From the Helles Memorial, we drive past fields and village settlements. The Gallipoli campaign stretched over 700 kilometres. ‘There were no roads to carry equipment and weapons across the peninsula,’ he tells us. The Indian mule transport was brought in from France, carrying 4316 mules and 2000 carts. Over 10,000 tons of hay, barley and maize arrived from India to feed the animals. The mule corps did a stellar job of ensuring ammunition and food were available to hapless troops as the war wore on. We drive towards Chunuk Bair, a ridge that houses a memorial for ANZAC soldiers who had landed at Gallipoli on 25th April. Ahmet points out a structure for Turkish soldiers nearby commemorating the death of over 86,000 Ottoman soldiers.

A revised attack plan was devised by the Allies soon after the initial thrust failed in March 1915. A sluggish advance of the Allies allowed Mustafa Kemal, the Turkish commander to deploy his defences on Sari Bair and Chunuk Bair ridges and repulse the attacks. The Allied campaign was not going according to the plan. By 1915, Indian soldiers, including the Sikhs and the Pathans, had proved to be dogged fighters in the British army. Another set of fighters had built up a formidable reputation in Europe. The Gurkhas. General Ian Hamilton, who had previously served in India, specifically asked for Gurkha troops to be inducted. Thus, the 29th Indian Infantry Brigade, commanded by Brigadier Herbert Cox comprised four Indian battalions — 1/6th Gurkha, 14th Sikhs, 69th, and 89th Punjabi. It was the first time that an Indian Army brigade operated without a British battalion amongst them.

On 12th May 1915, a plan was worked out to capture the Bluff (a broad cliff on the bank of the Strait) that would enable the movement of troops. The Indian brigade swung into action. A battalion of 1/6 Gurkha Rifles advanced towards the objective, supported by a Punjabi battalion providing covering fire. Another Gurkha company covered the flanks, enabling the battalion to advance in the cover of the night. By dawn on 15th May, the Gurkhas and Punjabis had captured the Bluff. The Gurkhas sat on the left, Sikhs in the centre and the Manchester Regiment on the right. The capture of the Bluff enabled the establishment of supply lines and proved critical to the survival of Allied troops in Gallipoli. The Gurkhas, under Subedar Gambir Singh Pun, had delivered a mighty blow. The seized ground was renamed as the Gurkha Bluff.

Subsequently, on 9th August, the indomitable Gambir Pun led his troops to victory at Sari Blair — the only such victory at Gallipoli. ‘Where is Sari Bair, which the Indians captured?’ I ask Ahmet, as he looks at me inquiringly. We look around for a steep slope the Gurkhas climbed to overwhelm the shocked Turkish defences sited on commanding heights of the ridge. Finally, at Sari Bair, on a slope lined with graves, we come across one belonging to a Gurkha soldier. A stone tablet carries his name. Havildar Punahang Limbu, 10th Gurkha Rifles died fighting here on 10th August 1915.

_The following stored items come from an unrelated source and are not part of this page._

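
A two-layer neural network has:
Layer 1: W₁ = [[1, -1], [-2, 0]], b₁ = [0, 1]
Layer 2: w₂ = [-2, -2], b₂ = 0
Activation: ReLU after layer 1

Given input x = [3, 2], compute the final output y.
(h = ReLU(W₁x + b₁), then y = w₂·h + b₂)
y = -2

Layer 1 pre-activation: z₁ = [1, -5]
After ReLU: h = [1, 0]
Layer 2 output: y = -2×1 + -2×0 + 0 = -2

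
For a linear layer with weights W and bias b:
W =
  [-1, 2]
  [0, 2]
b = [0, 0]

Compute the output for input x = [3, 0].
y = [-3, 0]

Wx = [-1×3 + 2×0, 0×3 + 2×0]
   = [-3, 0]
y = Wx + b = [-3 + 0, 0 + 0] = [-3, 0]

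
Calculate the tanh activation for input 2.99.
0.995

tanh(2.99) = (e^(2.99) - e^(-2.99))/(e^(2.99) + e^(-2.99)) = 0.995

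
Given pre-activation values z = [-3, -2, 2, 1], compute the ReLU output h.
h = [0, 0, 2, 1]

ReLU applied element-wise: max(0,-3)=0, max(0,-2)=0, max(0,2)=2, max(0,1)=1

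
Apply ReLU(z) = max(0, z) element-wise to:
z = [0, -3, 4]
h = [0, 0, 4]

ReLU applied element-wise: max(0,0)=0, max(0,-3)=0, max(0,4)=4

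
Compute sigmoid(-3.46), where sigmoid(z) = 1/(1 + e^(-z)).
0.03047

sigmoid(-3.46) = 1/(1 + e^(3.46)) = 1/(1 + 31.82) = 0.03047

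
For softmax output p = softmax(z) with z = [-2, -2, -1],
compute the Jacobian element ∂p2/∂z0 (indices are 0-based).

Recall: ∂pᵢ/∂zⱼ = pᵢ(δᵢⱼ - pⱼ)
∂p2/∂z0 = -0.1221

p = softmax(z) = [0.2119, 0.2119, 0.5761]
p2 = 0.5761, p0 = 0.2119

∂p2/∂z0 = -p2 × p0 = -0.5761 × 0.2119 = -0.1221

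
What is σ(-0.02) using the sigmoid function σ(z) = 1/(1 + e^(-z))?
0.495

sigmoid(-0.02) = 1/(1 + e^(0.02)) = 1/(1 + 1.02) = 0.495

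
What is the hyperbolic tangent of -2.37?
-0.9827

tanh(-2.37) = (e^(-2.37) - e^(2.37))/(e^(-2.37) + e^(2.37)) = -0.9827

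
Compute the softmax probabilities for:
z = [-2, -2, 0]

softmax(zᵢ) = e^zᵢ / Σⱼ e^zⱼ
p = [0.1065, 0.1065, 0.787]

exp(z) = [0.1353, 0.1353, 1]
Sum = 1.271
p = [0.1065, 0.1065, 0.787]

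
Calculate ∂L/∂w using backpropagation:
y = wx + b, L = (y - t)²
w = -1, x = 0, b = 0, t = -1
∂L/∂w = 0

y = wx + b = (-1)(0) + 0 = 0
∂L/∂y = 2(y - t) = 2(0 - -1) = 2
∂y/∂w = x = 0
∂L/∂w = ∂L/∂y · ∂y/∂w = 2 × 0 = 0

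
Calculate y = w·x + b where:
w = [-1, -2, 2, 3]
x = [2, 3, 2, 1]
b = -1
y = -2

y = (-1)(2) + (-2)(3) + (2)(2) + (3)(1) + -1 = -2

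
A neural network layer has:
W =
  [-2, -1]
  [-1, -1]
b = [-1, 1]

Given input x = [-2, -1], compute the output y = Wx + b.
y = [4, 4]

Wx = [-2×-2 + -1×-1, -1×-2 + -1×-1]
   = [5, 3]
y = Wx + b = [5 + -1, 3 + 1] = [4, 4]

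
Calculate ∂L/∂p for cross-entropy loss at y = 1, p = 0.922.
∂L/∂p = -1.085

∂L/∂p = -y/p + (1-y)/(1-p) = -1/0.922 + 0 = -1.085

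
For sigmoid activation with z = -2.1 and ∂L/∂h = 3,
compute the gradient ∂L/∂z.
∂L/∂z = 0.2916

σ(-2.1) = 0.1091
σ'(-2.1) = σ(-2.1)(1 - σ(-2.1)) = 0.1091 × 0.8909 = 0.09719
∂L/∂z = ∂L/∂h · σ'(z) = 3 × 0.09719 = 0.2916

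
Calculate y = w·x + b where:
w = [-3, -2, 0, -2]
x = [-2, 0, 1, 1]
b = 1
y = 5

y = (-3)(-2) + (-2)(0) + (0)(1) + (-2)(1) + 1 = 5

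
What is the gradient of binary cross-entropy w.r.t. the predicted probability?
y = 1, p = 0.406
∂L/∂p = -2.463

∂L/∂p = -y/p + (1-y)/(1-p) = -1/0.406 + 0 = -2.463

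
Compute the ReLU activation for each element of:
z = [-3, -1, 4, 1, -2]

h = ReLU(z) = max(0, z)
h = [0, 0, 4, 1, 0]

ReLU applied element-wise: max(0,-3)=0, max(0,-1)=0, max(0,4)=4, max(0,1)=1, max(0,-2)=0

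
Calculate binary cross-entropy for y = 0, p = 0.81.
L = 1.661

L = -0·log(0.81) - 1·log(0.19) = -log(0.19) = 1.661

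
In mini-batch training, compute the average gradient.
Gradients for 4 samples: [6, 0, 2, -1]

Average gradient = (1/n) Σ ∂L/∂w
Average gradient = 1.75

Average = (1/4)(6 + 0 + 2 + -1) = 7/4 = 1.75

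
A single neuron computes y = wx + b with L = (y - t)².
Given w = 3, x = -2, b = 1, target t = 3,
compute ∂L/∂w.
∂L/∂w = 32

y = wx + b = (3)(-2) + 1 = -5
∂L/∂y = 2(y - t) = 2(-5 - 3) = -16
∂y/∂w = x = -2
∂L/∂w = ∂L/∂y · ∂y/∂w = -16 × -2 = 32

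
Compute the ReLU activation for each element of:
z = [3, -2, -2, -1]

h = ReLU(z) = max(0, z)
h = [3, 0, 0, 0]

ReLU applied element-wise: max(0,3)=3, max(0,-2)=0, max(0,-2)=0, max(0,-1)=0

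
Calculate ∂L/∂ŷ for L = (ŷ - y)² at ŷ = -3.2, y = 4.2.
∂L/∂ŷ = -14.8

∂L/∂ŷ = 2(ŷ - y) = 2(-3.2 - 4.2) = 2(-7.4) = -14.8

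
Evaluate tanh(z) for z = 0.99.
0.7574

tanh(0.99) = (e^(0.99) - e^(-0.99))/(e^(0.99) + e^(-0.99)) = 0.7574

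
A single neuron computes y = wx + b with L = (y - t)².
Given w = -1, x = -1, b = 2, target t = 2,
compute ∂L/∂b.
∂L/∂b = 2

y = wx + b = (-1)(-1) + 2 = 3
∂L/∂y = 2(y - t) = 2(3 - 2) = 2
∂y/∂b = 1
∂L/∂b = ∂L/∂y · ∂y/∂b = 2 × 1 = 2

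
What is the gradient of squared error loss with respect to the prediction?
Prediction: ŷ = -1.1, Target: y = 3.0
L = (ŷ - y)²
∂L/∂ŷ = -8.2

∂L/∂ŷ = 2(ŷ - y) = 2(-1.1 - 3.0) = 2(-4.1) = -8.2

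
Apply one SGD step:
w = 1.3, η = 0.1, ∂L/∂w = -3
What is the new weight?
w_new = 1.6

w_new = w - η·∂L/∂w = 1.3 - 0.1×(-3) = 1.3 - (-0.3) = 1.6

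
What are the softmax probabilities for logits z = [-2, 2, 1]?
p = [0.0132, 0.7214, 0.2654]

exp(z) = [0.1353, 7.389, 2.718]
Sum = 10.24
p = [0.0132, 0.7214, 0.2654]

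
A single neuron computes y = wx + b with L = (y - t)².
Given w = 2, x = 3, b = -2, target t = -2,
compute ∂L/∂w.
∂L/∂w = 36

y = wx + b = (2)(3) + -2 = 4
∂L/∂y = 2(y - t) = 2(4 - -2) = 12
∂y/∂w = x = 3
∂L/∂w = ∂L/∂y · ∂y/∂w = 12 × 3 = 36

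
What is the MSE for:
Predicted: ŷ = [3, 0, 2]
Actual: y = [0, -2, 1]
MSE = 4.667

MSE = (1/3)((3-0)² + (0--2)² + (2-1)²) = (1/3)(9 + 4 + 1) = 4.667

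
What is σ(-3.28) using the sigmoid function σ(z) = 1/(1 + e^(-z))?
0.03626

sigmoid(-3.28) = 1/(1 + e^(3.28)) = 1/(1 + 26.58) = 0.03626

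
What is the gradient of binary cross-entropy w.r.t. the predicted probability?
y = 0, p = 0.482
∂L/∂p = 1.931

∂L/∂p = -y/p + (1-y)/(1-p) = 0 + 1/0.518 = 1.931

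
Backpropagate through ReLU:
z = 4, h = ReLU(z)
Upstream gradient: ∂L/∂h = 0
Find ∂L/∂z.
∂L/∂z = 0

h = ReLU(4) = 4
Since z > 0: ∂h/∂z = 1
∂L/∂z = ∂L/∂h · ∂h/∂z = 0 × 1 = 0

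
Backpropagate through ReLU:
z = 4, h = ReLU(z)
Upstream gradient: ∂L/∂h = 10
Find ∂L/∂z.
∂L/∂z = 10

h = ReLU(4) = 4
Since z > 0: ∂h/∂z = 1
∂L/∂z = ∂L/∂h · ∂h/∂z = 10 × 1 = 10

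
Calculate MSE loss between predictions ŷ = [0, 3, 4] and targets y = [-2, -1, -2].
MSE = 18.67

MSE = (1/3)((0--2)² + (3--1)² + (4--2)²) = (1/3)(4 + 16 + 36) = 18.67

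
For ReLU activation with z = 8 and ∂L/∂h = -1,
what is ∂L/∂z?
∂L/∂z = -1

h = ReLU(8) = 8
Since z > 0: ∂h/∂z = 1
∂L/∂z = ∂L/∂h · ∂h/∂z = -1 × 1 = -1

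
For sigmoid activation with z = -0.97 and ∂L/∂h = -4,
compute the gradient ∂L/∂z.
∂L/∂z = -0.7973

σ(-0.97) = 0.2749
σ'(-0.97) = σ(-0.97)(1 - σ(-0.97)) = 0.2749 × 0.7251 = 0.1993
∂L/∂z = ∂L/∂h · σ'(z) = -4 × 0.1993 = -0.7973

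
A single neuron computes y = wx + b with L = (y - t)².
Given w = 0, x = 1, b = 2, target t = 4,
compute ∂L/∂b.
∂L/∂b = -4

y = wx + b = (0)(1) + 2 = 2
∂L/∂y = 2(y - t) = 2(2 - 4) = -4
∂y/∂b = 1
∂L/∂b = ∂L/∂y · ∂y/∂b = -4 × 1 = -4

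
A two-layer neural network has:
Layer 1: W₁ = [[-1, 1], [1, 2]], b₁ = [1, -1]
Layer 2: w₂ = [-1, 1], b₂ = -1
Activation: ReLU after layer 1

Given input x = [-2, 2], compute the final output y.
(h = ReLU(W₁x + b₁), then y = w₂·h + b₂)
y = -5

Layer 1 pre-activation: z₁ = [5, 1]
After ReLU: h = [5, 1]
Layer 2 output: y = -1×5 + 1×1 + -1 = -5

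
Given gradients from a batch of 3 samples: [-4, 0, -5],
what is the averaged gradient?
Average gradient = -3

Average = (1/3)(-4 + 0 + -5) = -9/3 = -3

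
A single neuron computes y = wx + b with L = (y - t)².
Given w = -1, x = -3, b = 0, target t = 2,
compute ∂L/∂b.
∂L/∂b = 2

y = wx + b = (-1)(-3) + 0 = 3
∂L/∂y = 2(y - t) = 2(3 - 2) = 2
∂y/∂b = 1
∂L/∂b = ∂L/∂y · ∂y/∂b = 2 × 1 = 2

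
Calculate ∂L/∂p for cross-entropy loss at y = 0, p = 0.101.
∂L/∂p = 1.112

∂L/∂p = -y/p + (1-y)/(1-p) = 0 + 1/0.899 = 1.112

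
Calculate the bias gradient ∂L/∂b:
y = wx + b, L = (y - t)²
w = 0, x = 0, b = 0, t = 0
∂L/∂b = 0

y = wx + b = (0)(0) + 0 = 0
∂L/∂y = 2(y - t) = 2(0 - 0) = 0
∂y/∂b = 1
∂L/∂b = ∂L/∂y · ∂y/∂b = 0 × 1 = 0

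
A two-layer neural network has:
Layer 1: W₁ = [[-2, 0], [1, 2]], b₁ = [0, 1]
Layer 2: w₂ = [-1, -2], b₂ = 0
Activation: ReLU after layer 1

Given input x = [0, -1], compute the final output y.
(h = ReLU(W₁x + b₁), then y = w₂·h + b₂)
y = 0

Layer 1 pre-activation: z₁ = [0, -1]
After ReLU: h = [0, 0]
Layer 2 output: y = -1×0 + -2×0 + 0 = 0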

Gallipoli ended in defeat for the Allies but spawned several fascinating stories. A young British officer came to Gallipoli to serve with the 6th Gurkha Rifles. ‘I was so struck by their bearing in one of the most desperate battles in history that I resolved, should the opportunity come, to try to serve with them,’ wrote Lieutenant William Slim. Slim volunteered for posting to the Gurkha Regiment in India and rose to become a Field Marshal and a legendary war hero in the Indian Army. 2nd Lieutenant Reginald Savory was injured while leading soldiers of the 14th Ferozepur Sikhs in battle. A soldier, Uday Singh, saved his life and carried him to safety. It was the beginning of a remarkable story. The two families exchanged more than 100 letters. Uday Singh passed away in 1947. One day in 1968, Uday’s son had a visitor at home in Chandigarh. Lt General Savory had come to visit the family.

On the road back to Istanbul, I wonder about Gallipoli’s place in history. In a world where wars rarely bring closure, Gallipoli is a rare example. Is it a land of mass graves that remind us about the futility of wars? Or is it also a land of stories of soldiers? I think of Havildar Punahang Limbu and his final resting place. The slope, where he won and died at the same time, confers an ode to his valour.